E.J. Dionne Jr. sizes up the “new” culture war over at the Washington Post.
“The old culture war politics is dying, but new culture wars are gathering force,” he writes. The old culture war was a fight “between those whose deepest commitments were to God and the sacred, and those who believed that human beings evolved their own value systems through a process of steady enlightenment. The first group feared we were moving away from commitments that made us decent and human. The second welcomed more open attitudes on questions ranging from sexuality to racial equality to women’s rights.
“This culture war created the religious right and a backlash among more secular Americans — who happen to be one of the fastest-growing groups in the country. Their skirmishes focused especially on the legality of abortion, society’s view of homosexuality and, more generally, the public role of religion.”
Now, a new kind of culture war is emerging, Dionne writes, one that focuses on “national identity rather than religion and 'transcendent authority.'
“It asks the same question as the old culture war: ‘Who are we?’ But the earlier query was primarily about how we define ourselves morally. The new question is about how we define ourselves ethnically, racially and linguistically. It is, in truth, one of the oldest questions in our history, going back to our earliest immigration battles of the 1840s and 1850s.”

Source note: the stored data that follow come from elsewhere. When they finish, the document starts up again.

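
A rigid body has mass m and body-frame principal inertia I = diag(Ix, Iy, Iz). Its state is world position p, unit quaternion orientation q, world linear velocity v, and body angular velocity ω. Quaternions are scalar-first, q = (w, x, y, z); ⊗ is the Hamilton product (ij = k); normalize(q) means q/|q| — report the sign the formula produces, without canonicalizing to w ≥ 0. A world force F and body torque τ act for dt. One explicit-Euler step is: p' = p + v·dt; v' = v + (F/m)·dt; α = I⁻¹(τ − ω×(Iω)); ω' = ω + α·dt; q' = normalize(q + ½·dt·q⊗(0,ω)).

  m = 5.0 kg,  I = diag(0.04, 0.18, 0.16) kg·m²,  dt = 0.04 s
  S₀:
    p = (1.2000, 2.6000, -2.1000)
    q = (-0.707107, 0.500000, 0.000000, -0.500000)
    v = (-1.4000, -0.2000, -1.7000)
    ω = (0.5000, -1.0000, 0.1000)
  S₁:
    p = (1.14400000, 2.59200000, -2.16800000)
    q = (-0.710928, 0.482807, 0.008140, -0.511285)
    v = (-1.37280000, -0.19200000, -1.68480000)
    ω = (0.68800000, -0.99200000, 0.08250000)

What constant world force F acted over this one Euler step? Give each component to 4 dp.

velocity change Δv = (0.02720000, 0.00800000, 0.01520000)
applied force F = (3.4000, 1.0000, 1.9000)

F = (3.4000, 1.0000, 1.9000)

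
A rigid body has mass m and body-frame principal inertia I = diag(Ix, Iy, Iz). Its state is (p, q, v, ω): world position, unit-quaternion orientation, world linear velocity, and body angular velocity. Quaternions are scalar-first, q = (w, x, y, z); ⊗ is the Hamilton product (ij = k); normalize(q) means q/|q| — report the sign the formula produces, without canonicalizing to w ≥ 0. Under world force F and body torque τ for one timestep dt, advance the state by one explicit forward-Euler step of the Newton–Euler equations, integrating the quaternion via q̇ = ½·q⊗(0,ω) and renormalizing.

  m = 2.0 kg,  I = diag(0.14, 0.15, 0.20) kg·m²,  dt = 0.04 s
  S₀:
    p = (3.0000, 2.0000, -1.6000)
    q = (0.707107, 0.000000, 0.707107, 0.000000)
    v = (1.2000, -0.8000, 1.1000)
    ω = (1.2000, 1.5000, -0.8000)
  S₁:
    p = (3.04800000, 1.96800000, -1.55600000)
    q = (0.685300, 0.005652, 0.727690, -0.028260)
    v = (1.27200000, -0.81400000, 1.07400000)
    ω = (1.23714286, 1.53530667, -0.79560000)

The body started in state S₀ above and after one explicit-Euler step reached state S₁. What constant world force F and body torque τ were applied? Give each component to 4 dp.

F = (3.6000, -0.7000, -1.3000)
τ = (0.0700, 0.1900, 0.0400)

velocity change Δv = (0.07200000, -0.01400000, -0.02600000)
applied force F = (3.6000, -0.7000, -1.3000)
rate change Δω = (0.03714286, 0.03530667, 0.00440000)
precession coupling = (-0.0600, 0.0576, 0.0180)
applied torque τ = (0.0700, 0.1900, 0.0400)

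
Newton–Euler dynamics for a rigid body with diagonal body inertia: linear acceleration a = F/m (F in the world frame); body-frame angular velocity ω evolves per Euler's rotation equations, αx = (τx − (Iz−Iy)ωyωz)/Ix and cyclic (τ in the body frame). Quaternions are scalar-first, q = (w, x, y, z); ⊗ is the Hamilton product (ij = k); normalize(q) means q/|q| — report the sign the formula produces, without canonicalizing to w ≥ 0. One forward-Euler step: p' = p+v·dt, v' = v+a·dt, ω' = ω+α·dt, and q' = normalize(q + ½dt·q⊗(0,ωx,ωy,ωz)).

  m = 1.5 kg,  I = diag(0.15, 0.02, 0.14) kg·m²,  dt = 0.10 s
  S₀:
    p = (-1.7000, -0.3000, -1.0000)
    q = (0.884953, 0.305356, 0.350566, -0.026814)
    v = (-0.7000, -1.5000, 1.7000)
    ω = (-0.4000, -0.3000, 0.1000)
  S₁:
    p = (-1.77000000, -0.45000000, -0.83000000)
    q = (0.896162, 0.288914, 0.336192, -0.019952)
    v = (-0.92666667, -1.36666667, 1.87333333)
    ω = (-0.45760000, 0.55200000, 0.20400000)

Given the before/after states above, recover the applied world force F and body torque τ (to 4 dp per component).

ω₁ − ω₀ = (-0.05760000, 0.85200000, 0.10400000)
τ = I·(Δω/dt) + ω₀×(Iω₀) = (-0.0900, 0.1700, 0.1300)
v₁ − v₀ = (-0.22666667, 0.13333333, 0.17333333)
applied force F = (-3.4000, 2.0000, 2.6000)

F = (-3.4000, 2.0000, 2.6000)
τ = (-0.0900, 0.1700, 0.1300)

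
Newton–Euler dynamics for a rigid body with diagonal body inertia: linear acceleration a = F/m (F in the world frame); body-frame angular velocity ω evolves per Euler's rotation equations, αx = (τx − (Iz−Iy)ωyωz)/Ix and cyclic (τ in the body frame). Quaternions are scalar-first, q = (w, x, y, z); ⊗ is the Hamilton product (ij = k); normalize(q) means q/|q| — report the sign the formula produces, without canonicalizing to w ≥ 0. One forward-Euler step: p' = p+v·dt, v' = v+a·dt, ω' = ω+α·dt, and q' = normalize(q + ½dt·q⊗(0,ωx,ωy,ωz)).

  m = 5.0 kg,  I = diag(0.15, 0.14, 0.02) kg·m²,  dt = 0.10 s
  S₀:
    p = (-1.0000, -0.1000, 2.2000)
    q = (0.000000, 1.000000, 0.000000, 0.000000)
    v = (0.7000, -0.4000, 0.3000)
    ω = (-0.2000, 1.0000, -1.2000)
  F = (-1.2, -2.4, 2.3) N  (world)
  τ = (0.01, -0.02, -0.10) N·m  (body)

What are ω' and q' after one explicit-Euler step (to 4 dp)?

angular accel α = (-0.8933, -0.3657, -5.1000)
ω + α·dt = (-0.2893, 0.9634, -1.7100)
Hamilton product q⊗(0,ω) = (0.2000000, 0.0000000, 1.2000000, 1.0000000)
q' = normalize(q + ½dt·q⊗(0,ω)) = (0.0100, 0.9969, 0.0598, 0.0498)

ω' = (-0.2893, 0.9634, -1.7100)
q' = (0.0100, 0.9969, 0.0598, 0.0498)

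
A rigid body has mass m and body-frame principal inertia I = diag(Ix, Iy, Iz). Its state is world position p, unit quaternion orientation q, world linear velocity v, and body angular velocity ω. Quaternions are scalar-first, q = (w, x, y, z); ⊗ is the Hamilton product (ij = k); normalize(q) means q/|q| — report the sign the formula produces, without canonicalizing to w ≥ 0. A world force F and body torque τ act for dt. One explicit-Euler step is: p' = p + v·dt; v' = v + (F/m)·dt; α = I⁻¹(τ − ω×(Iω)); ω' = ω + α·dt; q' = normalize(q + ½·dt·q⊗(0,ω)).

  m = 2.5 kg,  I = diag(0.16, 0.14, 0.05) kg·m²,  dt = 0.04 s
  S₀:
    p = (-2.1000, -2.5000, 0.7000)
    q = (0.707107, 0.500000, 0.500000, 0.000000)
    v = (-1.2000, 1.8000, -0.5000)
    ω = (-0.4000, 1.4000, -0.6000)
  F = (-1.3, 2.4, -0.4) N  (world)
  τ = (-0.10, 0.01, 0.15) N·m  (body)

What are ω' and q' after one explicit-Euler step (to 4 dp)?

ω' = (-0.4439, 1.3953, -0.4890)
q' = (0.6968, 0.4881, 0.5255, 0.0095)

gyro term ω×Iω = (0.0756, 0.0264, 0.0112)
angular accel α = (-1.0975, -0.1171, 2.7760)
new body rate ω' = (-0.4439, 1.3953, -0.4890)
Hamilton product q⊗(0,ω) = (-0.5000000, -0.5828428, 1.2899498, 0.4757358)
updated quaternion q' = (0.6968, 0.4881, 0.5255, 0.0095)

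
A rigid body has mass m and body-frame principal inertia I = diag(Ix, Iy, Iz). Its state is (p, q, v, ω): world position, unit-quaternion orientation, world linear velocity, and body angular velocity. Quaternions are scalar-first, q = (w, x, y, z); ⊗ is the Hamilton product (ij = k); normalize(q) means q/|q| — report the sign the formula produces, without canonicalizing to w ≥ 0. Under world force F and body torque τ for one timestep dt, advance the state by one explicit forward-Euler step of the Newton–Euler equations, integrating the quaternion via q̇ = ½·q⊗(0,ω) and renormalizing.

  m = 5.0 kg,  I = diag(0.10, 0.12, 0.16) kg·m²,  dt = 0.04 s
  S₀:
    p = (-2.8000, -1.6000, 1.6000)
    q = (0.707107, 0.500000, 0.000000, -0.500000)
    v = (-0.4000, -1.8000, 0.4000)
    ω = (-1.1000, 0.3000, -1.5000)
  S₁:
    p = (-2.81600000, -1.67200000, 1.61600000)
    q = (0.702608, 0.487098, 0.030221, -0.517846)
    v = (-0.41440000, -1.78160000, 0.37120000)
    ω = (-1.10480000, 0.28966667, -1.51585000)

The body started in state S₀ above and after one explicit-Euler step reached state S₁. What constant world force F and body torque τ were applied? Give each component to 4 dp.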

Another important aspect of the “new” culture war “is often cast as economic,” Dionne writes, “but it is really about values and virtues: Why is the hard work of the many, those who labor primarily for wages and salaries, rewarded with increasingly less generosity than the activities of those who make money from investments and capital?”
“Politically, this could be explosive,” Dionne writes. “What is at heart a moral battle could rip apart old coalitions, since many working-class and middle-class social conservatives are angry about our shifting structures of reward. If issues such as abortion and gay rights split the New Deal coalition, this emerging issue could divide the conservative coalition. The rise of Pope Francis could hasten the scrambling of the moral debate, since he links his opposition to abortion with powerful calls for economic justice and compassion toward immigrants.”